Dianne’s time in Queensland was certainly not without its challenges, and she notes that one of the biggest issues facing those communities is a lack of continuity of care.
“I think you’ve got to be there for a lifetime. They used to say, ‘People just come and go, and we just get to know them and they go’. I felt terribly guilty as a result when I left, because I thought, yeah I’m part of the problem. I went up there because this is something that I wanted to experience, I thought I had something to give, but if I’m really honest, it was something I wanted to do, not in an altruistic way, but I always wanted this opportunity. I can’t even really articulate why.
“I really loved it, but I also think I didn’t scratch the surface in that short time. I think people were also wary of making relationship with you because they’re expecting you to go. They’ve not ever had the same nurse come in, they got whoever was rostered on so there was no continuing relationship with the child health. So at least this way they knew they were seeing me each time. And many of them, when I went back relieving, were very pleased to see me.”
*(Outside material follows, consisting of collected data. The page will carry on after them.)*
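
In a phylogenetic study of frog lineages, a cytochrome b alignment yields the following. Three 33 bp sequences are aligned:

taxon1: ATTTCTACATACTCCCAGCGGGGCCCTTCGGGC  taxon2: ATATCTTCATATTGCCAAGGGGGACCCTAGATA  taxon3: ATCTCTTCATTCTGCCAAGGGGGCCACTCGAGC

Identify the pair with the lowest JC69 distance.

taxon1–taxon2: 12/33 differ, p = 0.364, d = 0.497.
taxon1–taxon3: 9/33 differ, p = 0.273, d = 0.339.
taxon2–taxon3: 8/33 differ, p = 0.242, d = 0.293.
The smallest distance is between taxon2 and taxon3.

taxon2 and taxon3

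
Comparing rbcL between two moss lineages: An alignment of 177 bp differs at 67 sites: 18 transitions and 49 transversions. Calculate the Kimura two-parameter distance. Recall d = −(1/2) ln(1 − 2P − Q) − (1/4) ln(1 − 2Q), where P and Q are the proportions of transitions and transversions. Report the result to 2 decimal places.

0.53

P = 18/177 ≈ 0.101695 and Q = 49/177 ≈ 0.276836.
Under the Kimura two-parameter model, d = −½ ln(1 − 2P − Q) − ¼ ln(1 − 2Q).
1 − 2P − Q = 0.519774, giving −½ ln(0.519774) = 0.327181.
1 − 2Q = 0.446328, giving −¼ ln(0.446328) = 0.201675.
d = 0.327181 + 0.201675 = 0.528856.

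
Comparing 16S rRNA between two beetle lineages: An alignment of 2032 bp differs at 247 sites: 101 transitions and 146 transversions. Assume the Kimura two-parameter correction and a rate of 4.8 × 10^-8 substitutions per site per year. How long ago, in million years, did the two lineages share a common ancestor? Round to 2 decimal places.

P = 101/2032 ≈ 0.049705 and Q = 146/2032 ≈ 0.07185.
Under the Kimura two-parameter model, d = −½ ln(1 − 2P − Q) − ¼ ln(1 − 2Q).
1 − 2P − Q = 0.82874, giving −½ ln(0.82874) = 0.093924.
1 − 2Q = 0.8563, giving −¼ ln(0.8563) = 0.038784.
d = 0.093924 + 0.038784 = 0.132708.
Under a molecular clock d = 2μt, so t = d/(2μ) = 0.132708 / (2 × 4.8 × 10^-8) = 1.38 million years.

1.38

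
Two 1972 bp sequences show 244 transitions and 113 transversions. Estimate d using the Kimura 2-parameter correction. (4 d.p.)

0.2122

P = 244/1972 ≈ 0.123732 and Q = 113/1972 ≈ 0.057302.
Under the Kimura two-parameter model, d = −½ ln(1 − 2P − Q) − ¼ ln(1 − 2Q).
1 − 2P − Q = 0.695234, giving −½ ln(0.695234) = 0.181753.
1 − 2Q = 0.885396, giving −¼ ln(0.885396) = 0.030430.
d = 0.181753 + 0.030430 = 0.212183.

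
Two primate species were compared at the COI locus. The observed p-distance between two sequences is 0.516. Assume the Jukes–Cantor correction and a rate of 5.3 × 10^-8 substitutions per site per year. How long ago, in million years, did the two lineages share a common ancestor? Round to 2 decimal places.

d = −(3/4) ln(1 − 4p/3) = −0.75 ln(1 − 0.688) = −0.75 ln(0.312)
  = −0.75 × (-1.164752) = 0.873564 substitutions/site.
Under a molecular clock d = 2μt, so t = d/(2μ) = 0.873564 / (2 × 5.3 × 10^-8) = 8.24 million years.

8.24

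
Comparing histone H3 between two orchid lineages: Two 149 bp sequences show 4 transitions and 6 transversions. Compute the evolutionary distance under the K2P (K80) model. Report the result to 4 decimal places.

0.0703

P = 4/149 ≈ 0.026846 and Q = 6/149 ≈ 0.040268.
Under the Kimura two-parameter model, d = −½ ln(1 − 2P − Q) − ¼ ln(1 − 2Q).
1 − 2P − Q = 0.90604, giving −½ ln(0.90604) = 0.049336.
1 − 2Q = 0.919464, giving −¼ ln(0.919464) = 0.020991.
d = 0.049336 + 0.020991 = 0.070327.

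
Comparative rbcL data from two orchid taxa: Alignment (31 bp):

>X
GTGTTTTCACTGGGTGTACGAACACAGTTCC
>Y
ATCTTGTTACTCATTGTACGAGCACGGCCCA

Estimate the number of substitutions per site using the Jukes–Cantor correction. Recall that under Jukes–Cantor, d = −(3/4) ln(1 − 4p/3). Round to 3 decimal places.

The sequences differ at 12 of 31 sites, so p = 12/31 ≈ 0.387097.
d = −(3/4) ln(1 − 4p/3) = −0.75 ln(1 − 0.516129) = −0.75 ln(0.483871)
  = −0.75 × (-0.725937) = 0.544453 substitutions/site.

0.544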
Despite these challenges, Dianne always felt proud to be a part of the Flying Doctor team.
“You felt respected in the street, like your chest was out because you were RFDS.”
After six years serving the communities of Far North Queensland, Dianne and Roger returned home to Melbourne. These days, Dianne has nothing but fond memories of her time working with the Royal Flying Doctor Service.
“It’s the best job I ever had the opportunity to do. I haven’t enjoyed another job as much since. It completely reenergised by passion for family health. Getting a group started and seeing it still going 10 years on is the best memory.”
Because of her time spent with RFDS, and seeing first-hand the critical work that we do across the country, Dianne has decided to leave a gift in her Will to the Flying Doctor. In this way, she feels she can honour her time in the Top End, whilst also helping safeguard the future of what she sees as an iconic Australian organisation.
“When I got to the Mt Isa base, it was such a nurturing place. It was like coming into a new family. Roger and I were never lonely. There was this lovely attitude of looking after one another in the team there, led to some extent by the senior pilot. He was fantastic.
“Quite frankly, I had never met such a skilled and committed group of nurses and doctors in my life. I thought they were all awe-inspiring. I felt part of it as soon as I got there. I felt if you have such awesome staff, it must be an awesome service.”